KURONEKO (藪の中の黒猫) (Kaneto Shindô, 1968)
BAMcinématek, BAM Rose Cinemas
30 Lafayette Ave. between Ashland Pl. & St. Felix St.
October 28 - November 2
Series continues through November 3
“A cat’s nothing to be afraid of,” a samurai (Rokkô Toura) says in Kaneto Shindô’s 1968 Japanese horror-revenge classic, Kuroneko. Oh, that poor, misguided warrior. He has much to learn about the feline species but not enough time to do it before he suffers a horrible death. In Sengoku-era Japan, a large group of hungry, bedraggled samurai come upon a house at the edge of a bamboo forest. Inside they find Yone (Nobuko Otowa) and her daughter-in-law, Shige (Kiwao Taichi), whose husband, Hachi (Kichiemon Nakamura), is off fighting the war.

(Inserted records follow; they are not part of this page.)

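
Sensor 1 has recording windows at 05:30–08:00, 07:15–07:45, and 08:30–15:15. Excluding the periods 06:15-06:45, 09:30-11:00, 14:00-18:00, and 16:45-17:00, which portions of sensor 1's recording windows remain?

A, merged: 05:30–08:00, 08:30–15:15.
B, merged: 06:15–06:45, 09:30–11:00, 14:00–18:00.
05:30–08:00 with B removed leaves 05:30–06:15, 06:45–08:00.
08:30–15:15 with B removed leaves 08:30–09:30, 11:00–14:00.

05:30–06:15, 06:45–08:00, 08:30–09:30, 11:00–14:00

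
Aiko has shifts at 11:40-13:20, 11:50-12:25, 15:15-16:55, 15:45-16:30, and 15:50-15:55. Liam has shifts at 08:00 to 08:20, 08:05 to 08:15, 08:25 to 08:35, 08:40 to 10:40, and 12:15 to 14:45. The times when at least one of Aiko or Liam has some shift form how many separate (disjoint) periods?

First set merges to 11:40–13:20, 15:15–16:55.
Second set merges to 08:00–08:20, 08:25–08:35, 08:40–10:40, 12:15–14:45.
A ∪ B = 08:00–08:20, 08:25–08:35, 08:40–10:40, 11:40–14:45, 15:15–16:55.
That is 5 disjoint pieces.

5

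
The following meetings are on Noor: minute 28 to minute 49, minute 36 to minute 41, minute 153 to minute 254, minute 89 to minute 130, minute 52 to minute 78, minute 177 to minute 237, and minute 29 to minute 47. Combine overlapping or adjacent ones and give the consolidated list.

Sort by start: minute 28 to minute 49, minute 29 to minute 47, minute 36 to minute 41, minute 52 to minute 78, minute 89 to minute 130, minute 153 to minute 254, minute 177 to minute 237.
minute 29 to minute 47 overlaps/touches minute 28 to minute 49 → extend to minute 28 to minute 49.
minute 36 to minute 41 overlaps/touches minute 28 to minute 49 → extend to minute 28 to minute 49.
minute 52 to minute 78 is disjoint → start new block.
minute 89 to minute 130 is disjoint → start new block.
minute 153 to minute 254 is disjoint → start new block.
minute 177 to minute 237 overlaps/touches minute 153 to minute 254 → extend to minute 153 to minute 254.

minute 28 to minute 49, minute 52 to minute 78, minute 89 to minute 130, minute 153 to minute 254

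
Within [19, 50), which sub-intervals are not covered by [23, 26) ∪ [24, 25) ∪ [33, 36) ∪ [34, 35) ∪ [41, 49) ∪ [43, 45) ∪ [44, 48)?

Covered (merged): [23, 26), [33, 36), [41, 49).
Complement within [19, 50): [19, 23), [26, 33), [36, 41), [49, 50).

[19, 23) ∪ [26, 33) ∪ [36, 41) ∪ [49, 50)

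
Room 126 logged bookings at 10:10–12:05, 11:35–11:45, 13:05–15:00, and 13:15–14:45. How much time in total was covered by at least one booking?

Merged: 10:10-12:05, 13:05-15:00.
Lengths: 1 h 55 min + 1 h 55 min = 3 h 50 min.

3 h 50 min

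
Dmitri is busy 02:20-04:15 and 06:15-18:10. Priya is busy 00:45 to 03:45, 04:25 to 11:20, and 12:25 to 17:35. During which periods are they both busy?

02:20–03:45, 06:15–11:20, 12:25–17:35

02:20–04:15 ∩ B → 02:20–03:45.
06:15–18:10 ∩ B → 06:15–11:20, 12:25–17:35.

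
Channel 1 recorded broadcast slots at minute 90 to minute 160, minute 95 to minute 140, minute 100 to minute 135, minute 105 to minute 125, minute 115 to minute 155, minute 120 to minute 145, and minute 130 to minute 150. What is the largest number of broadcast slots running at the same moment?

6

Walk the sorted start/end points keeping a running depth.
The depth first hits 6 at minute 120.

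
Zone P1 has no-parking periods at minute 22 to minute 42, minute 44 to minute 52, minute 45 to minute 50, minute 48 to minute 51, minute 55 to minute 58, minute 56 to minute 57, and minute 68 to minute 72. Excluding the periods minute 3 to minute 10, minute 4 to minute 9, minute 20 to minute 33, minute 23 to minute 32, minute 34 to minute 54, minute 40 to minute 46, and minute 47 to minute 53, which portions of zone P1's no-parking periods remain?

minute 33 to minute 34, minute 55 to minute 58, minute 68 to minute 72

First set merges to minute 22 to minute 42, minute 44 to minute 52, minute 55 to minute 58, minute 68 to minute 72.
Second set merges to minute 3 to minute 10, minute 20 to minute 33, minute 34 to minute 54.
minute 22 to minute 42 with B removed leaves minute 33 to minute 34.
minute 44 to minute 52 lies entirely inside B → drops out.
minute 55 to minute 58 is untouched.
minute 68 to minute 72 is untouched.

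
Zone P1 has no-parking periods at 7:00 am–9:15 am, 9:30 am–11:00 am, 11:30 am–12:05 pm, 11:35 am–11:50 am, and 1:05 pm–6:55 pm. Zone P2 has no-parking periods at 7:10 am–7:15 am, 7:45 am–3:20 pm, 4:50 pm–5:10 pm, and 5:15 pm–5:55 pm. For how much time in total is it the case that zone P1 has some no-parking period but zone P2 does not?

3 h 15 min

A, merged: 7:00 am–9:15 am, 9:30 am–11:00 am, 11:30 am–12:05 pm, 1:05 pm–6:55 pm.
A \ B = 7:00 am–7:10 am, 7:15 am–7:45 am, 3:20 pm–4:50 pm, 5:10 pm–5:15 pm, 5:55 pm–6:55 pm.
Total: 10 min + 30 min + 1 h 30 min + 5 min + 1 h = 3 h 15 min.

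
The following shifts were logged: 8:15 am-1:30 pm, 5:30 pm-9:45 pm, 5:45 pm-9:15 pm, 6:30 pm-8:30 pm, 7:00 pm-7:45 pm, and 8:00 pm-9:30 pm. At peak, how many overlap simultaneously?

4

Sweep endpoints in order; track running count of active intervals.
Peak of 4 reached at 7:00 pm.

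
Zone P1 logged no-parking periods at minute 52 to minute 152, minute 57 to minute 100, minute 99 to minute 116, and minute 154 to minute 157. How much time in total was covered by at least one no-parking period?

Merged: minute 52 to minute 152, minute 154 to minute 157.
Lengths: 100 minutes + 3 minutes = 103 minutes.

103 minutes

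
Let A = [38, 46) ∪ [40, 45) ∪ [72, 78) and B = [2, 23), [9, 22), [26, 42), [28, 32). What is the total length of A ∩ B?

4

First set merges to [38, 46), [72, 78).
Second set merges to [2, 23), [26, 42).
A ∩ B = [38, 42).
Total: 4.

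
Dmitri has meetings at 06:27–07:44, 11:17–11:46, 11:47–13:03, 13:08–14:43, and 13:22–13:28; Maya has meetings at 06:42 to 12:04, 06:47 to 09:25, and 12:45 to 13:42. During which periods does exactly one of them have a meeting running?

06:27–06:42, 07:44–11:17, 11:46–11:47, 12:04–12:45, 13:03–13:08, 13:42–14:43

A, merged: 06:27–07:44, 11:17–11:46, 11:47–13:03, 13:08–14:43.
B, merged: 06:42–12:04, 12:45–13:42.
A but not B: 06:27–06:42, 12:04–12:45, 13:42–14:43.
B but not A: 07:44–11:17, 11:46–11:47, 13:03–13:08.
Combining gives A △ B.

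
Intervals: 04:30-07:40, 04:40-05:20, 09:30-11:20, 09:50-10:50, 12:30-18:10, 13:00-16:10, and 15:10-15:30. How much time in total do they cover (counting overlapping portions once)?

10 h 40 min

Merged: 04:30-07:40, 09:30-11:20, 12:30-18:10.
Lengths: 3 h 10 min + 1 h 50 min + 5 h 40 min = 10 h 40 min.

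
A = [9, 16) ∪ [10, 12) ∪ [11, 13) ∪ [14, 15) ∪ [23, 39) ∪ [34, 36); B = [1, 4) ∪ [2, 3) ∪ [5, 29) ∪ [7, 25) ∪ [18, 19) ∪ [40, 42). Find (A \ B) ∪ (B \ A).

Merge the first list: [9, 16), [23, 39).
Merge the second list: [1, 4), [5, 29), [40, 42).
A \ B = [29, 39).
B \ A = [1, 4), [5, 9), [16, 23), [40, 42).
Union of the two gives the symmetric difference.

[1, 4) ∪ [5, 9) ∪ [16, 23) ∪ [29, 39) ∪ [40, 42)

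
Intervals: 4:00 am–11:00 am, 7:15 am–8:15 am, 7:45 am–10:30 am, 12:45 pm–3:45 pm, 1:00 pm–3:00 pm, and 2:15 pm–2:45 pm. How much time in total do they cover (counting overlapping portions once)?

Merged: 4:00 am–11:00 am, 12:45 pm–3:45 pm.
Lengths: 7 h + 3 h = 10 h.

10 h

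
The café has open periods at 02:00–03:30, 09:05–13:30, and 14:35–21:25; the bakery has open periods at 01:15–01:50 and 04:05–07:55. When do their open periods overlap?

02:00–03:30 falls entirely outside B.
09:05–13:30 falls entirely outside B.
14:35–21:25 falls entirely outside B.
No overlap.

none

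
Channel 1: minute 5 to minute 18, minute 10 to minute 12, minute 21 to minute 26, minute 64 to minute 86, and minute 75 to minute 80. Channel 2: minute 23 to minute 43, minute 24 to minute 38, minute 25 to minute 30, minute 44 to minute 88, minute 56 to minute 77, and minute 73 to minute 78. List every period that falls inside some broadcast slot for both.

Merge the first list: minute 5 to minute 18, minute 21 to minute 26, minute 64 to minute 86.
Merge the second list: minute 23 to minute 43, minute 44 to minute 88.
minute 5 to minute 18 meets no B interval.
minute 21 to minute 26 ∩ B → minute 23 to minute 26.
minute 64 to minute 86 ∩ B → minute 64 to minute 86.

minute 23 to minute 26, minute 64 to minute 86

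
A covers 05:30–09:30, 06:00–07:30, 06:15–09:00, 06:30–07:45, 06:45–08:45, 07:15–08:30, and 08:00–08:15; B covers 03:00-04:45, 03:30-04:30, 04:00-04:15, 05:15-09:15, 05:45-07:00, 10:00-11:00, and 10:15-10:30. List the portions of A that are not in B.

09:15-09:30

A, merged: 05:30-09:30.
B, merged: 03:00-04:45, 05:15-09:15, 10:00-11:00.
05:30-09:30 minus B → 09:15-09:30.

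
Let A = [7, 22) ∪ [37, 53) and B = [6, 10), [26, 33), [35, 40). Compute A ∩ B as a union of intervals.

[7, 10) ∪ [37, 40)

[7, 22) meets the second set on [7, 10).
[37, 53) meets the second set on [37, 40).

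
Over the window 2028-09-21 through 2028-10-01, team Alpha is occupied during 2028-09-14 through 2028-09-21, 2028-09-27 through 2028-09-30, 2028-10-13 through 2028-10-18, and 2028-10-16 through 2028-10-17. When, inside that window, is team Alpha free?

After merging, the occupied span is 2028-09-14 through 2028-09-21, 2028-09-27 through 2028-09-30, 2028-10-13 through 2028-10-18.
Gaps within 2028-09-21 through 2028-10-01: 2028-09-22 through 2028-09-26, 2028-10-01 through 2028-10-01.

2028-09-22 through 2028-09-26, 2028-10-01 through 2028-10-01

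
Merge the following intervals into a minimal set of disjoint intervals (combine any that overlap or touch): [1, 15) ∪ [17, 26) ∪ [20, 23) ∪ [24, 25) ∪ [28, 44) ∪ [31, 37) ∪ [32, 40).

[17, 26) is disjoint → start new block.
[20, 23) overlaps/touches [17, 26) → extend to [17, 26).
[24, 25) overlaps/touches [17, 26) → extend to [17, 26).
[28, 44) is disjoint → start new block.
[31, 37) overlaps/touches [28, 44) → extend to [28, 44).
[32, 40) overlaps/touches [28, 44) → extend to [28, 44).

[1, 15) ∪ [17, 26) ∪ [28, 44)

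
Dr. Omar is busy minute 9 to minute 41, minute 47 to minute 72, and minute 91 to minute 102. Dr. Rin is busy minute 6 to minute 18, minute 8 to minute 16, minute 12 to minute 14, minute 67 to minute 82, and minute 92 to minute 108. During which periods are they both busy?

minute 9 to minute 18, minute 67 to minute 72, minute 92 to minute 102

Merge the second list: minute 6 to minute 18, minute 67 to minute 82, minute 92 to minute 108.
minute 9 to minute 41 ∩ B → minute 9 to minute 18.
minute 47 to minute 72 ∩ B → minute 67 to minute 72.
minute 91 to minute 102 ∩ B → minute 92 to minute 102.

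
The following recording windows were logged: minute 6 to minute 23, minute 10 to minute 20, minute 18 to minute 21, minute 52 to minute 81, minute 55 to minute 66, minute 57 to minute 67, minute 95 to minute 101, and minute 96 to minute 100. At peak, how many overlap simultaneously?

3

At minute 18, 3 of the intervals are simultaneously active.
No point has more.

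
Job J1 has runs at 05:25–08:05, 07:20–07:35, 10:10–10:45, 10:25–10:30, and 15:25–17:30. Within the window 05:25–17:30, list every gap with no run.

08:05–10:10, 10:45–15:25

After merging, the occupied span is 05:25–08:05, 10:10–10:45, 15:25–17:30.
Uncovered inside 05:25–17:30: 08:05–10:10, 10:45–15:25.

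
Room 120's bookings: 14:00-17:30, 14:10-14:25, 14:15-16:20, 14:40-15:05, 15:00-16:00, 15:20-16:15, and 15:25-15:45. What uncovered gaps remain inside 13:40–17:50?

After merging, the occupied span is 14:00–17:30.
Gaps within 13:40–17:50: 13:40–14:00, 17:30–17:50.

13:40–14:00, 17:30–17:50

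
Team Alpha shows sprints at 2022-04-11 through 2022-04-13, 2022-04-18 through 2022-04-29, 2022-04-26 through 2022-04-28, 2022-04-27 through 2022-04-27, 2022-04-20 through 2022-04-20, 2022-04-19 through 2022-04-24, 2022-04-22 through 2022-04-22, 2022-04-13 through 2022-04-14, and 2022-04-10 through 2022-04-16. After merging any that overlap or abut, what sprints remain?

Sort by start: 2022-04-10 through 2022-04-16, 2022-04-11 through 2022-04-13, 2022-04-13 through 2022-04-14, 2022-04-18 through 2022-04-29, 2022-04-19 through 2022-04-24, 2022-04-20 through 2022-04-20, 2022-04-22 through 2022-04-22, 2022-04-26 through 2022-04-28, 2022-04-27 through 2022-04-27.
2022-04-11 through 2022-04-13 overlaps/touches 2022-04-10 through 2022-04-16 → extend to 2022-04-10 through 2022-04-16.
2022-04-13 through 2022-04-14 overlaps/touches 2022-04-10 through 2022-04-16 → extend to 2022-04-10 through 2022-04-16.
2022-04-18 through 2022-04-29 is disjoint → start new block.
2022-04-19 through 2022-04-24 overlaps/touches 2022-04-18 through 2022-04-29 → extend to 2022-04-18 through 2022-04-29.
2022-04-20 through 2022-04-20 overlaps/touches 2022-04-18 through 2022-04-29 → extend to 2022-04-18 through 2022-04-29.
2022-04-22 through 2022-04-22 overlaps/touches 2022-04-18 through 2022-04-29 → extend to 2022-04-18 through 2022-04-29.
2022-04-26 through 2022-04-28 overlaps/touches 2022-04-18 through 2022-04-29 → extend to 2022-04-18 through 2022-04-29.
2022-04-27 through 2022-04-27 overlaps/touches 2022-04-18 through 2022-04-29 → extend to 2022-04-18 through 2022-04-29.

2022-04-10 through 2022-04-16, 2022-04-18 through 2022-04-29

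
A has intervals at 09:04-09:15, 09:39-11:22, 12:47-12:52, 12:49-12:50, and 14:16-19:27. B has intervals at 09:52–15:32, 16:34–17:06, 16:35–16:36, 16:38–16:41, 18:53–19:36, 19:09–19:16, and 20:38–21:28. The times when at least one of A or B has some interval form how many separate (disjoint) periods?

3

First set merges to 09:04-09:15, 09:39-11:22, 12:47-12:52, 14:16-19:27.
Second set merges to 09:52-15:32, 16:34-17:06, 18:53-19:36, 20:38-21:28.
A ∪ B = 09:04-09:15, 09:39-19:36, 20:38-21:28.
That is 3 disjoint pieces.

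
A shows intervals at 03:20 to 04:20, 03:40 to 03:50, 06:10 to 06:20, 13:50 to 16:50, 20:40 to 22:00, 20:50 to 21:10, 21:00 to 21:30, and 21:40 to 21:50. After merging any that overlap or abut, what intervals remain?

03:20-04:20, 06:10-06:20, 13:50-16:50, 20:40-22:00

03:40-03:50 overlaps/touches 03:20-04:20 → extend to 03:20-04:20.
06:10-06:20 is disjoint → start new block.
13:50-16:50 is disjoint → start new block.
20:40-22:00 is disjoint → start new block.
20:50-21:10 overlaps/touches 20:40-22:00 → extend to 20:40-22:00.
21:00-21:30 overlaps/touches 20:40-22:00 → extend to 20:40-22:00.
21:40-21:50 overlaps/touches 20:40-22:00 → extend to 20:40-22:00.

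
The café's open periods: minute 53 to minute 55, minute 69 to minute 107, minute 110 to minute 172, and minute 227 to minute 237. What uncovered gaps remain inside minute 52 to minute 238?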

The men viciously rob, rape, and murder the women, but they leave behind a mewing black cat (“kuroneko”) that is not exactly happy with what just happened. Three years later, the aforementioned samurai is riding his horse on a dark night when he encounters, by the Rajōmon Gate, a young woman positively glowing in the darkness. She says she is frightened and asks if he can accompany her home; he claims he has met her before but can’t quite place her. He agrees to help her, and when they reach her abode he is treated to some tea served by an older woman and some fooling around with the younger one — until the latter creeps on top of him and turns into a menacing animal, biting into his throat and drinking his blood. One by one, the samurai are lured into this trap, until a surprise warrior arrives.
Written and directed by Shindô and based on an old folktale, Kuroneko is a tense, spooky film, with a foreboding score by Hikaru Hayashi (Shindô’s The Naked Island and Onibaba) and shot in eerie black-and-white by Kiyomi Kuroda (Shindô’s Mother, Human, and Onibaba). One of the great feminist ghost stories, it’s like the missing sequel to Masaki Kobayashi’s Kwaidan, with elements of Akira Kurosawa’s Hidden Fortress and Rashomon thrown in, along with echoes of flying ninja movies. Memorable images abound: The two women, in ghostly white, float in the air; the camera weaves through the bamboo forest; a gruesome killer is beheaded. The film also features Kei Satō as Raiko, Hideo Kanze as Mikado, and Taiji Tonoyama as a farmer, but Kuroneko belongs to Shindô regular — and his lover and, later, his wife — Otowa, who appeared in nearly two dozen of his films, and Taichi, who also worked with such other directors as Keisuke Kinoshita, Mitsuo Yanagimachi, Yôji Yamada, and Shintarô Katsu before dying in a car accident in 1992 at the age of forty-eight. The two women go about their business with a calm and somewhat placid demeanor until they pounce, like cats luring mice to certain doom. Kuroneko is screening from October 28 to November 2 in the BAMcinématek series “13 Cats,” a baker’s dozen of feline flicks that continues through November 3 with Roger Corman’s The Tomb of Ligeia, John Gilling’s The Shadow of the Cat, Edgar G. Ulmer’s The Black Cat, and both Jacques Tourneur’s and Paul Schrader’s Cat People.